Internet scraper.
This is a cli app, you must use it from command line.
- Install nodejs.
- Install Chrome to default path.
- Clone this repository.
- Run script below to install this cli:
npm link
Some scrapers use puppeteer-core to scrape content.
puppeteer-core
does not come with a bundled Chromium, iris
will use the Chrome
's default installation path.
Please make sure you have installed Chrome to default path. If not, you should modify the executablePath here.
After installation, iris
command should be available, just use it in your terminal:
# COMMAND
iris <URL-TO-SCRAPE> [...options]
# EXAMPLE
iris https://www.instagram.com/{PROFILE_NAME} --headless
Option | Description |
---|---|
--headless | Run puppeteer in headless mode. After you log in to some sites, you can add this option to run scraper without Chrome UI. |
iris <INSTAGRAM-PROFILE-URL>
This is the only supported site at initial release.

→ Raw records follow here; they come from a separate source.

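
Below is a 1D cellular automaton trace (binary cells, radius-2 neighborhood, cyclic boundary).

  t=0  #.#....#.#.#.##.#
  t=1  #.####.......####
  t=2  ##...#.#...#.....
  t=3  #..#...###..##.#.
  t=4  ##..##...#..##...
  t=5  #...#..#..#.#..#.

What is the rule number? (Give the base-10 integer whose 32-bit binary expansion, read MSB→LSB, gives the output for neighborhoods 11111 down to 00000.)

944972610

  [31] ##### => .  t=1,i=15
  [30] ####. => .  t=1,i=4
  [29] ###.# => #  t=1,i=0
  [28] ###.. => #  t=1,i=5
  [27] ##.## => #  t=0,i=15
  [26] ##.#. => .  t=0,i=1
  [25] ##..# => .  t=3,i=10
  [24] ##... => .  t=1,i=6
  [23] #.### => .  t=1,i=2
  [22] #.##. => #  t=0,i=13
  [21] #.#.# => .  t=0,i=9
  [20] #.#.. => #  t=0,i=2
  [19] #..## => .  t=3,i=11
  [18] #..#. => .  t=3,i=2
  [17] #...# => #  t=2,i=3
  [16] #.... => #  t=0,i=4
  [15] .#### => .  t=1,i=3
  [14] .###. => .  t=3,i=8
  [13] .##.# => #  t=0,i=0
  [12] .##.. => .  t=2,i=1
  [11] .#.## => .  t=0,i=12
  [10] .#.#. => .  t=0,i=8
  [9] .#..# => #  t=3,i=1
  [8] .#... => #  t=0,i=3
  [7] ..### => .  t=1,i=13
  [6] ..##. => #  t=2,i=0
  [5] ..#.# => .  t=0,i=7
  [4] ..#.. => .  t=2,i=11
  [3] ...## => .  t=1,i=12
  [2] ...#. => .  t=0,i=6
  [1] ....# => #  t=0,i=5
  [0] ..... => .  t=1,i=8
  bits 00111000010100110010001101000010 = 944972610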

The program will fire up a Chrome instance via puppeteer to scrape instagram profile.
Manual login is required as instagram is preventing puppeteer from typing in username and password programmatically, as of Feb 15th, 2021.
Please log in your instagram account manually when chrome pops up, cookies will be saved to the app's data dir (which is in user's home dir) to be reused.
Please DO NOT
use your main account for scraping, doing so might get your account banned.
Please DO NOT
steal others' privacy and respect content owner.
Scraping can be slow.
Media files will be downloaded to this application's data dir: ~/.iris
.
Existing files won't be downloaded again. If something's broken, delete it manually.